Getting one such response would have been enlightening, but getting two, from different ends of the political spectrum, was revelatory. These responses suggest that the core goals of the course, to empower people to rationally question their own beliefs and those of others, are being fulfilled. Every educator has at some point thought, “Am I making a difference?” Those rare occasions where we see that we do are cherished. But more significantly, this allowed me to consider the question: What is it about the course’s approach that lets it be successful? A few possibilities:

  • Possibility 1: Question the belief, not the believer. For every questionable belief in the class, whether it’s bigfoot or homeopathy, I emphasize that the believer is as much a victim as anyone else affected. It is vital that no one feel attacked lest they double down on a false belief. They have to understand that they are not their beliefs, and changing one’s mind doesn’t change who you are.
  • Possibility 2: It’s nothing personal; it’s just evolution. Another theme is that the reason we believe wrong things is because we evolved to. We grew up as a species hundreds of thousands of years ago, in an environment that favored rapid and generally applicable answers to life-and-death questions.
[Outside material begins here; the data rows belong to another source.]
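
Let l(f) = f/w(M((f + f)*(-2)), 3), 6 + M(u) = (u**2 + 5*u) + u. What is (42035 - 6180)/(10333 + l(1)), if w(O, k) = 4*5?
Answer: 717100/206661 ≈ 3.4699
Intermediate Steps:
M(u) = -6 + u**2 + 6*u (M(u) = -6 + ((u**2 + 5*u) + u) = -6 + (u**2 + 6*u) = -6 + u**2 + 6*u)
w(O, k) = 20
l(f) = f/20
(42035 - 6180)/(10333 + l(1)) = (42035 - 6180)/(10333 + (1/20)*1) = 35855/(10333 + 1/20) = 35855/(206661/20) = 35855*(20/206661) = 717100/206661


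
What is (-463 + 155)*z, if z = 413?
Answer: -127204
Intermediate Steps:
(-463 + 155)*z = (-463 + 155)*413 = -308*413 = -127204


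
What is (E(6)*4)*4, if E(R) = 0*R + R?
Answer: 96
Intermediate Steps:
E(R) = R (E(R) = 0 + R = R)
(E(6)*4)*4 = (6*4)*4 = 24*4 = 96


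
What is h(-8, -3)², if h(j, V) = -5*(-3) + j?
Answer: 49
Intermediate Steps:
h(j, V) = 15 + j
h(-8, -3)² = (15 - 8)² = 7² = 49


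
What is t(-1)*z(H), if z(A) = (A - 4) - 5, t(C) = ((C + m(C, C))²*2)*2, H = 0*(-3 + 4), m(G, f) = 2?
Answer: -36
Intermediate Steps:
H = 0 (H = 0*1 = 0)
t(C) = 4*(2 + C)² (t(C) = ((C + 2)²*2)*2 = ((2 + C)²*2)*2 = (2*(2 + C)²)*2 = 4*(2 + C)²)
z(A) = -9 + A (z(A) = (-4 + A) - 5 = -9 + A)
t(-1)*z(H) = (4*(2 - 1)²)*(-9 + 0) = (4*1²)*(-9) = (4*1)*(-9) = 4*(-9) = -36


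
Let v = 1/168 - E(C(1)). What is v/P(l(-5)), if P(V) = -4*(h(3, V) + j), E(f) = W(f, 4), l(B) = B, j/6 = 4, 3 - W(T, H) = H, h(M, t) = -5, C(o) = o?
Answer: -169/12768 ≈ -0.013236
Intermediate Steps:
W(T, H) = 3 - H
j = 24 (j = 6*4 = 24)
E(f) = -1 (E(f) = 3 - 1*4 = 3 - 4 = -1)
P(V) = -76 (P(V) = -4*(-5 + 24) = -4*19 = -76)
v = 169/168 (v = 1/168 - 1*(-1) = 1/168 + 1 = 169/168 ≈ 1.0060)
v/P(l(-5)) = (169/168)/(-76) = (169/168)*(-1/76) = -169/12768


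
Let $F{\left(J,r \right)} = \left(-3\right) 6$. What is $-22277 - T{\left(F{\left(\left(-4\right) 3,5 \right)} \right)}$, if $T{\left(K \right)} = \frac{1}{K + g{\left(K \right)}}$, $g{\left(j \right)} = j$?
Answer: $- \frac{801971}{36} \approx -22277.0$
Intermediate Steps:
$F{\left(J,r \right)} = -18$
$T{\left(K \right)} = \frac{1}{2 K}$ ($T{\left(K \right)} = \frac{1}{K + K} = \frac{1}{2 K}$)
$-22277 - T{\left(F{\left(\left(-4\right) 3,5 \right)} \right)} = -22277 - \frac{1}{2 \left(-18\right)} = -22277 - \frac{1}{2} \left(- \frac{1}{18}\right) = -22277 - - \frac{1}{36} = -22277 + \frac{1}{36} = - \frac{801971}{36}$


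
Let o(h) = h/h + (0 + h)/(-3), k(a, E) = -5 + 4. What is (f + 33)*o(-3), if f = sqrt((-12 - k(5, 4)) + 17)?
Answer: 66 + 2*sqrt(6) ≈ 70.899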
And what you believed was central to your membership in a group, membership that was also key to survival. But today groupthink is poison, and quick and simple answers are likely to be wrong, perhaps disastrously so. You’re not stupid for believing something wrong; you’re just following code that hasn’t been relevant for millennia.
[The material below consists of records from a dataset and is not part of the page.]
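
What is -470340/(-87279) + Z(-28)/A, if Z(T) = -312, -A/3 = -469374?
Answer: 36792715024/6827748891 ≈ 5.3887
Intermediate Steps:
A = 1408122 (A = -3*(-469374) = 1408122)
-470340/(-87279) + Z(-28)/A = -470340/(-87279) - 312/1408122 = -470340*(-1/87279) - 312*1/1408122 = 156780/29093 - 52/234687 = 36792715024/6827748891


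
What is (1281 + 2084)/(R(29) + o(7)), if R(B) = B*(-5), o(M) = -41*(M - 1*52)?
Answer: 673/340 ≈ 1.9794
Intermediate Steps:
o(M) = 2132 - 41*M (o(M) = -41*(M - 52) = -41*(-52 + M) = 2132 - 41*M)
R(B) = -5*B
(1281 + 2084)/(R(29) + o(7)) = (1281 + 2084)/(-5*29 + (2132 - 41*7)) = 3365/(-145 + (2132 - 287)) = 3365/(-145 + 1845) = 3365/1700 = 3365*(1/1700) = 673/340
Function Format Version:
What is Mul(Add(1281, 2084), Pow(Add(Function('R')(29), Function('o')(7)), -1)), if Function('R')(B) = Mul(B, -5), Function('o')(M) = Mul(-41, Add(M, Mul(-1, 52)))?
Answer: Rational(673, 340) ≈ 1.9794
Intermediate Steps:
Function('o')(M) = Add(2132, Mul(-41, M)) (Function('o')(M) = Mul(-41, Add(M, -52)) = Mul(-41, Add(-52, M)) = Add(2132, Mul(-41, M)))
Function('R')(B) = Mul(-5, B)
Mul(Add(1281, 2084), Pow(Add(Function('R')(29), Function('o')(7)), -1)) = Mul(Add(1281, 2084), Pow(Add(Mul(-5, 29), Add(2132, Mul(-41, 7))), -1)) = Mul(3365, Pow(Add(-145, Add(2132, -287)), -1)) = Mul(3365, Pow(Add(-145, 1845), -1)) = Mul(3365, Pow(1700, -1)) = Mul(3365, Rational(1, 1700)) = Rational(673, 340)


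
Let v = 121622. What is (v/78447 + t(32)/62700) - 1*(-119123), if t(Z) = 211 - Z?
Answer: 65103247994457/546514100 ≈ 1.1912e+5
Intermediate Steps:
(v/78447 + t(32)/62700) - 1*(-119123) = (121622/78447 + (211 - 1*32)/62700) - 1*(-119123) = (121622*(1/78447) + (211 - 32)*(1/62700)) + 119123 = (121622/78447 + 179*(1/62700)) + 119123 = (121622/78447 + 179/62700) + 119123 = 848860157/546514100 + 119123 = 65103247994457/546514100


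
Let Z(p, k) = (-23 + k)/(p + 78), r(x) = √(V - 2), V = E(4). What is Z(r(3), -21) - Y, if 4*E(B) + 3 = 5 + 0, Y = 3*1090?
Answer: 2*(-1635*√6 + 255104*I)/(√6 - 156*I) ≈ -3270.6 + 0.0088553*I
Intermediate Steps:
Y = 3270
E(B) = ½ (E(B) = -¾ + (5 + 0)/4 = -¾ + (¼)*5 = -¾ + 5/4 = ½)
V = ½ ≈ 0.50000
r(x) = I*√6/2 (r(x) = √(½ - 2) = √(-3/2) = I*√6/2)
Z(p, k) = (-23 + k)/(78 + p)
Z(r(3), -21) - Y = (-23 - 21)/(78 + I*√6/2) - 1*3270 = -44/(78 + I*√6/2) - 3270 = -3270 - 44/(78 + I*√6/2)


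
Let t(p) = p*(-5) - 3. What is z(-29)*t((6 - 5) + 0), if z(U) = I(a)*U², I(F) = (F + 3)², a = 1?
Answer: -107648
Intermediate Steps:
I(F) = (3 + F)²
z(U) = 16*U² (z(U) = (3 + 1)²*U² = 4²*U² = 16*U²)
t(p) = -3 - 5*p (t(p) = -5*p - 3 = -3 - 5*p)
z(-29)*t((6 - 5) + 0) = (16*(-29)²)*(-3 - 5*((6 - 5) + 0)) = (16*841)*(-3 - 5*(1 + 0)) = 13456*(-3 - 5*1) = 13456*(-3 - 5) = 13456*(-8) = -107648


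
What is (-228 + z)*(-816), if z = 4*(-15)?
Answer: 235008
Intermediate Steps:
z = -60
(-228 + z)*(-816) = (-228 - 60)*(-816) = -288*(-816) = 235008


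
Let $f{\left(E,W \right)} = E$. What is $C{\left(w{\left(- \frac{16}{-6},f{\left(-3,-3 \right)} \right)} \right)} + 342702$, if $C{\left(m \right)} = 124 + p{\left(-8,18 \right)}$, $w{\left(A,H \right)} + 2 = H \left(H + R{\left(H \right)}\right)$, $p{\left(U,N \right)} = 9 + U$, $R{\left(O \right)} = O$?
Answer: $342827$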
  • Possibility 3: Provide a better narrative. Facts are the building blocks of knowledge, but on their own, they aren’t very convincing. People think in stories, in narratives. A false belief, unsupported by fact but narratively compelling, will win out over an iron-clad but narratively sterile fact. You have to wrap these facts in their own narrative. For example, the government isn’t engaging in a campaign of disinformation to hobble industry with regulation, so much as those industries have worked to create this perception to gain a free hand in exploiting consumers.
  • Possibility 4: What’s the harm? There is no such thing as a trivially wrong belief. Some are obviously dangerous, like believing vaccines are intentionally filled with toxins for nefarious but unspecified reasons. Others, like believing in ghosts, are perhaps less so. But even a seemingly innocuously wrong belief habituates the believer to accepting irrational concepts not rooted in evidence. And there are plenty of opportunistic people, some of whom are now elevated to lofty positions of power, seeking to take advantage of a population with atrophied or nonexistent critical thinking skills. Jane said it well in her essay, which closed with, “If I hadn’t taken this course, I would have continued to be ignorant. What else could I have fallen for?”

And you don’t have to be a professor or take a course to use these tools. Anyone can use these to change minds, one mind at a time.